“How do we measure progress towards universal and clean access to electricity in the East-Asia Pacific region?” was the question our group aimed to explore in our data visualisation. Through analysis of various data sources of electricity access, economic power, and electricity sources in the region, we created an interactive data visualisation using D3.js to display our findings on a map.
I was involved in all phases of the project and was the main technical developer of the visualisation within a team, including analysis of data and coding it in D3.
To aid in our research on measurement towards this goal, we looked at data referring to one of the official United Nations Sustainable Development Goal Indicators: 7.1.1 Proportion of population with access to electricity. Our main data was found from World Bank open data on access to electricity as percentage of populations in urban and rural areas across 26 years (1990-2016). Supplementary datasets were also sourced from World Bank regarding electricity production from the region.
We looked at 4 different data points when analysing the data to understand access to electricity in the East Asia-Pacific region. These were:
overall percentage of population with electricity access
percentage of urban and rural population with electricity access
the income groups of the countries
percentage of electricity production of different sources (coal, hydro, renewable, etc.) from the countries
The data in CSV form was analysed in Excel where I organised the data, created line graphs and column charts, and used mathematical functions to calculate number summaries for the data across the years.
The data for overall access, rural access, urban access and renewable output was then cleaned and saved into separate CSV files to be read into the visualisation using JavaScript.

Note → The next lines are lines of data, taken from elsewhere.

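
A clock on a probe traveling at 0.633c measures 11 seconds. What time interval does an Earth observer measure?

Proper time Δt₀ = 11 seconds
γ = 1/√(1 - 0.633²) = 1.292
Δt = γΔt₀ = 1.292 × 11 = 14.21 seconds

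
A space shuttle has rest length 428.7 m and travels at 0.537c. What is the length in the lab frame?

Proper length L₀ = 428.7 m
γ = 1/√(1 - 0.537²) = 1.18542
L = L₀/γ = 428.7/1.18542 = 361.6 m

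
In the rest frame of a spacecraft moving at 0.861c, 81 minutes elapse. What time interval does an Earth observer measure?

Proper time Δt₀ = 81 minutes
γ = 1/√(1 - 0.861²) = 1.9662
Δt = γΔt₀ = 1.9662 × 81 = 159.3 minutes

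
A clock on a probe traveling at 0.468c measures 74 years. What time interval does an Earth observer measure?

Proper time Δt₀ = 74 years
γ = 1/√(1 - 0.468²) = 1.1316
Δt = γΔt₀ = 1.1316 × 74 = 83.74 years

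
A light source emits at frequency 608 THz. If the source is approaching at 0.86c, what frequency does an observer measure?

β = v/c = 0.86
(1+β)/(1-β) = 1.86/0.14 = 13.286
Doppler factor = √(13.286) = 3.645
f_obs = 608 × 3.645 = 2216 THz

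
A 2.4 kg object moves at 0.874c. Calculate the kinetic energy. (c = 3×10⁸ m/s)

γ = 1/√(1 - 0.874²) = 2.058
γ - 1 = 1.058
KE = (γ-1)mc² = 1.058 × 2.4 × (3×10⁸)² = 2.285×10¹⁷ J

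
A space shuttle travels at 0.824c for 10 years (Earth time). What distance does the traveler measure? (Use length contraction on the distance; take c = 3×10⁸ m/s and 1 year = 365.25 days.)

Earth distance: d = v × t = 0.824c × 10 yr = 7.801×10¹⁶ m
γ = 1.765
d' = d/γ = 7.801×10¹⁶/1.765 = 4.420×10¹⁶ m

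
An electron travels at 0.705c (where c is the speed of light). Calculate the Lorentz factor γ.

v/c = 0.705, so (v/c)² = 0.497025
1 - (v/c)² = 0.502975
γ = 1/√(0.502975) = 1.410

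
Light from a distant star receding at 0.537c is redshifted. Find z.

β = 0.537
(1+β)/(1-β) = 1.537/0.463 = 3.320
√(3.320) = 1.822
z = 1.822 - 1 = 0.8220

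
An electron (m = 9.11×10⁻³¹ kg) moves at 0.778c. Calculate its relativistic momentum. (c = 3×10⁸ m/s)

γ = 1/√(1 - 0.778²) = 1.5917
v = 0.778 × 3×10⁸ = 2.334×10⁸ m/s
p = γmv = 1.5917 × 9.11×10⁻³¹ × 2.334×10⁸ = 3.384×10⁻²² kg·m/s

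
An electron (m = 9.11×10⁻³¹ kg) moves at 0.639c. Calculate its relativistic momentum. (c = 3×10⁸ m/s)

γ = 1/√(1 - 0.639²) = 1.300
v = 0.639 × 3×10⁸ = 1.917×10⁸ m/s
p = γmv = 1.300 × 9.11×10⁻³¹ × 1.917×10⁸ = 2.270×10⁻²² kg·m/s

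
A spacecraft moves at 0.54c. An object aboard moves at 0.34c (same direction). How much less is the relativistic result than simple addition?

Classical: u' + v = 0.34 + 0.54 = 0.88c
Relativistic: u = (0.34 + 0.54)/(1 + 0.1836) = 0.88/1.1836 = 0.7435c
Difference: 0.88 - 0.7435 = 0.1365c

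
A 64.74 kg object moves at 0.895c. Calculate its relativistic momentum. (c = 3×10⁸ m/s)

γ = 1/√(1 - 0.895²) = 2.242
v = 0.895 × 3×10⁸ = 2.685×10⁸ m/s
p = γmv = 2.242 × 64.74 × 2.685×10⁸ = 3.897×10¹⁰ kg·m/s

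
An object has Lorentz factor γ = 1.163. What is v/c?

From γ = 1/√(1 - v²/c²):
1/γ² = 1/1.163² = 0.7393
v²/c² = 1 - 0.7393 = 0.2607
v/c = √(0.2607) = 0.5106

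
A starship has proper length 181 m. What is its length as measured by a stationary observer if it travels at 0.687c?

Proper length L₀ = 181 m
γ = 1/√(1 - 0.687²) = 1.376
L = L₀/γ = 181/1.376 = 131.5 m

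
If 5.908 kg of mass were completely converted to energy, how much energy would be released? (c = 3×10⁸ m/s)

Using E = mc²:
c² = (3×10⁸)² = 9×10¹⁶ m²/s²
E = 5.908 × 9×10¹⁶ = 5.317×10¹⁷ J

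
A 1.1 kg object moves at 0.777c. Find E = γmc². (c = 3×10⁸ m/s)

γ = 1/√(1 - 0.777²) = 1.589
mc² = 1.1 × (3×10⁸)² = 9.900×10¹⁶ J
E = γmc² = 1.589 × 9.900×10¹⁶ = 1.573×10¹⁷ J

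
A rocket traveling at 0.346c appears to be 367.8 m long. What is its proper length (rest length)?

Contracted length L = 367.8 m
γ = 1/√(1 - 0.346²) = 1.0658
L₀ = γL = 1.0658 × 367.8 = 392.0 m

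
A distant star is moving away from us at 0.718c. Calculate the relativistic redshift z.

β = 0.718
(1+β)/(1-β) = 1.718/0.282 = 6.092
√(6.092) = 2.468
z = 2.468 - 1 = 1.468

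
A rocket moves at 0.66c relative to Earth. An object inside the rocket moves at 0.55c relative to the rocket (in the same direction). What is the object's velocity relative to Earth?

u = (u' + v)/(1 + u'v/c²)
Numerator: 0.55 + 0.66 = 1.21
Denominator: 1 + 0.363 = 1.363
u = 1.21/1.363 = 0.8877c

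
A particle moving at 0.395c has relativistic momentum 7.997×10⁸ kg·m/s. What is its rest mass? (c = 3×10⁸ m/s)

γ = 1/√(1 - 0.395²) = 1.0885
v = 0.395 × 3×10⁸ = 1.185×10⁸ m/s
m = p/(γv) = 7.997×10⁸/(1.0885 × 1.185×10⁸) = 6.200 kg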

Through our line graphs of urban and rural population access, it was clear that while access to electricity has increased for the people from 1990-2016, population in rural regions have inconsistent access. The rural population data was volatile with jagged lines, suggesting either that electricity access is inconsistent in rural areas or that data in rural regions are not recorded as consistently.

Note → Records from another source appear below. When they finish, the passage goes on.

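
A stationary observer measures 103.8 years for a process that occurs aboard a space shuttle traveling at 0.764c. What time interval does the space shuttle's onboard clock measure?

Dilated time Δt = 103.8 years
γ = 1/√(1 - 0.764²) = 1.550
Δt₀ = Δt/γ = 103.8/1.550 = 66.97 years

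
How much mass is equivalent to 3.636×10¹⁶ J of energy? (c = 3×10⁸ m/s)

From E = mc², we get m = E/c²
c² = (3×10⁸)² = 9×10¹⁶ m²/s²
m = 3.636×10¹⁶ / 9×10¹⁶ = 0.4040 kg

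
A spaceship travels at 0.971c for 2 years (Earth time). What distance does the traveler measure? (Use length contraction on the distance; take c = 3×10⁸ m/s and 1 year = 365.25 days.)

Earth distance: d = v × t = 0.971c × 2 yr = 1.839×10¹⁶ m
γ = 4.183
d' = d/γ = 1.839×10¹⁶/4.183 = 4.396×10¹⁵ m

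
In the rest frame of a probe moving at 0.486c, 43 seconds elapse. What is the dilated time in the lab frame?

Proper time Δt₀ = 43 seconds
γ = 1/√(1 - 0.486²) = 1.1442
Δt = γΔt₀ = 1.1442 × 43 = 49.20 seconds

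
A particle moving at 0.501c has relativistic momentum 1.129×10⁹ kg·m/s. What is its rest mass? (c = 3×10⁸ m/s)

γ = 1/√(1 - 0.501²) = 1.1555
v = 0.501 × 3×10⁸ = 1.503×10⁸ m/s
m = p/(γv) = 1.129×10⁹/(1.1555 × 1.503×10⁸) = 6.501 kg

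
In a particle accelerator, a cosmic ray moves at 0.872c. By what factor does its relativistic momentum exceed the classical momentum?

p_rel = γmv, p_class = mv
Ratio = γ = 1/√(1 - 0.872²)
= 1/√(0.239616) = 2.043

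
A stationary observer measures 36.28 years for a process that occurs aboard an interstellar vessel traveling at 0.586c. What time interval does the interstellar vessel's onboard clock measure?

Dilated time Δt = 36.28 years
γ = 1/√(1 - 0.586²) = 1.234
Δt₀ = Δt/γ = 36.28/1.234 = 29.40 years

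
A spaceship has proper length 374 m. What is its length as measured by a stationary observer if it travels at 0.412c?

Proper length L₀ = 374 m
γ = 1/√(1 - 0.412²) = 1.0975
L = L₀/γ = 374/1.0975 = 340.8 m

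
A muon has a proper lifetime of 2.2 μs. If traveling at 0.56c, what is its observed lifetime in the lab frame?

Proper lifetime τ₀ = 2.2 μs
γ = 1/√(1 - 0.56²) = 1.207
τ = γτ₀ = 1.207 × 2.2 μs = 2.655 μs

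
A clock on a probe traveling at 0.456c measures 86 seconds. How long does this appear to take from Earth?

Proper time Δt₀ = 86 seconds
γ = 1/√(1 - 0.456²) = 1.1236
Δt = γΔt₀ = 1.1236 × 86 = 96.63 seconds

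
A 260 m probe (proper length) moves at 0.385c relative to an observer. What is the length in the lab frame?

Proper length L₀ = 260 m
γ = 1/√(1 - 0.385²) = 1.0835
L = L₀/γ = 260/1.0835 = 240.0 m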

Comparing populations with access to electricity to their country’s income group saw many low-income countries having high or 100% access to electricity. Through internet research, this was surmised to be because or differing land sizes for electricity grid distribution and less dense populations.
Countries in the region mainly produce electricity through coal – an industry known for being pollutive and unsustainable due to high demands for mining and burning coal. Data tells that many countries have little to zero percentage of electricity output from renewable sources, which is crucial to achieve targets for cleaner electricity.
Our data visualisation is a zoom-able and interactive choropleth map of the region made using HTML/CSS, D3.js and JavaScript. Countries are highlighted with a glow outline and colour according its data value to simulate areas lit by electricity. Written summaries of findings were placed on the side where visitors can filter through different data points.
Coloured dots represent the country's main source of electricity as in the font colour of the checkbox filters below, which filters which countries use these sources for electricity production. Countries are selected through clicking on them where more details about their electricity production can be viewed. If there is no available data, it will be shown as above. Users can also use the bottom slider to filter through data across the years.
Clicking on view more will display individual country percentages on electricity source production as a donut chart.
The visualisation was able to portray our imported data insights in an aesthetic format. However, there are some limitations to the choropleth map method, including not being able to click or view small countries due to border thickness and the and the map projection used. As most countries already have high levels of electricity access, the differences of percentages using colour was subtle therefore the use of a complementary colour legend aimed to show more contrast between high levels and low levels. It was a technically challenging project but has given me new coding skills and really engaged in critically analysing what stories data can tell.